|Horizontally-divided field emblem. Used in Matthew Barney's films. (Photo credit: Wikipedia)|
Inspired (I refuse to say “loosely based”) on Norman Mailer’s most heavily criticized work, “Ancient Evenings”, written in 1983, this is a three part/seven act hybrid of opera and various other art forms. Using some structural concepts from the work, the story is largely set around a wake being held for Norman Mailer at his house and the decline of the American car industry. Whilst at the wake Mailer returns from the dead in seven different forms, representing what the ancient Egyptians believed to be the seven stages of the soul. The decline of the American car industry, symbolized by the systematic destruction and decay of a single car and those that work in the industry around it, is itself symbolic of human death. At least that is one interpretation, but who knows?

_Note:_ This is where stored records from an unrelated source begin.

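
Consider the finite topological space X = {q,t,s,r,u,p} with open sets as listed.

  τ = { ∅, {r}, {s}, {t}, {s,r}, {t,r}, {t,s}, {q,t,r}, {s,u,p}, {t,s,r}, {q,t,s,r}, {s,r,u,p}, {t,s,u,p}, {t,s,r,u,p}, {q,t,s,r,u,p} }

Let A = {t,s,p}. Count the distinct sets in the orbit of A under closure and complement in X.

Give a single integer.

8

complement {q,r,u}; its interior {r}; cl(A) = X∖{r} = {q,t,s,u,p}
With k = closure, c = complement:
  1. A     = {t,s,p}
  2. kA    = {q,t,s,u,p}
  3. cA    = {q,r,u}
  4. ckA   = {r}
  5. kcA   = {q,r,u,p}
  6. kckA  = {q,r}
  7. ckcA  = {t,s}
  8. ckckA = {t,s,u,p}
k, c of each give nothing new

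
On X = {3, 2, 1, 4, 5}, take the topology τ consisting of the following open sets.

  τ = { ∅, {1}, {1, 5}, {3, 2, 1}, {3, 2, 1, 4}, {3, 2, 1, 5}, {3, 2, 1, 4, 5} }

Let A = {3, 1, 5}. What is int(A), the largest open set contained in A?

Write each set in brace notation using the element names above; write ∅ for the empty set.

{1, 5}

opens ⊆ A: ∅, {1}, {1, 5}; union → int = {1, 5}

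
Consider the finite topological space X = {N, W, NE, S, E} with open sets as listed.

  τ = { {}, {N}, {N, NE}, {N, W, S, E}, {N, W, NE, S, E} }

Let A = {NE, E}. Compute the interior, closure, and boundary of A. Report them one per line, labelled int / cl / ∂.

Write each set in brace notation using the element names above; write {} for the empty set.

int(A) = {}
cl(A)  = {W, NE, S, E}
∂A     = {W, NE, S, E}

open subsets of A: {}; so int(A) = {}
closure: X∖int(X∖A) = X∖{N} = {W, NE, S, E}
∂A = {W, NE, S, E} minus {} = {W, NE, S, E}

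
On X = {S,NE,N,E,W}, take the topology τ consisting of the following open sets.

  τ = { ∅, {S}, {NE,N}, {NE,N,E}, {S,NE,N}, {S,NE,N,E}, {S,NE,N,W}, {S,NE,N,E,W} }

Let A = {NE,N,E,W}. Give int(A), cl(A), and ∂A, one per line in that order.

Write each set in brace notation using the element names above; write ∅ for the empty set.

open subsets of A: ∅, {NE,N}, {NE,N,E}; so int(A) = {NE,N,E}
closure: X∖int(X∖A) = X∖{S} = {NE,N,E,W}
∂A = {NE,N,E,W} minus {NE,N,E} = {W}

int(A) = {NE,N,E}
cl(A)  = {NE,N,E,W}
∂A     = {W}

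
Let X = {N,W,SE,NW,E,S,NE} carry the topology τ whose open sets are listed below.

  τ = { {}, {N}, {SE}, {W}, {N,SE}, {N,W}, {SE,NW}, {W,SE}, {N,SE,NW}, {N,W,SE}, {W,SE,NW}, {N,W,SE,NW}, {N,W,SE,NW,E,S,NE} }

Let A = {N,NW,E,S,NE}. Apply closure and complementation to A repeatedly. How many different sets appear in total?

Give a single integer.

6

complement {W,SE}; its interior {W,SE}; cl(A) = X∖{W,SE} = {N,NW,E,S,NE}
With k = closure, c = complement:
  1. A     = {N,NW,E,S,NE}
  2. cA    = {W,SE}
  3. kcA   = {W,SE,NW,E,S,NE}
  4. ckcA  = {N}
  5. kckcA = {N,E,S,NE}
  6. ckckcA = {W,SE,NW}
k, c of each give nothing new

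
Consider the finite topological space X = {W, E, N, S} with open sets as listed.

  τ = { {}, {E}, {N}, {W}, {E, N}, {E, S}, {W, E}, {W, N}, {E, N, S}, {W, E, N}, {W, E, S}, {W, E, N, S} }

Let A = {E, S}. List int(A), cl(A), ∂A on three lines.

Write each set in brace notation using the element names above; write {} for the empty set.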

“Why doesn’t someone just say ‘no’ to this guy!” was the strained response from a dear friend of mine when I reported back my viewing of this work. We often hear the old cliché that one must suffer for their art. However, it would appear that Matthew Barney wishes to share this feeling with his audience. Forgetting for a moment that he might owe something to anyone outside of his fellow sycophantic artists who pray that they might get his kind of sponsorship, “River of Fundament” is an ordeal – a six hour ordeal of self-indulgence and excess. This isn’t to say that it isn’t often beautiful or clever in parts. I would contend that the film contains some wonderfully shot scenes and some great ideas. It is inspirational, but as I sat watching its premier at the English National Opera House I couldn’t help thinking that the inspiration I was getting might be a coping mechanism, justifying my time spent there. You are provoked to think beyond the numbing of your gluteal muscles and the bemusement of the various hipsters in attendance because you are bludgeoned into doing so.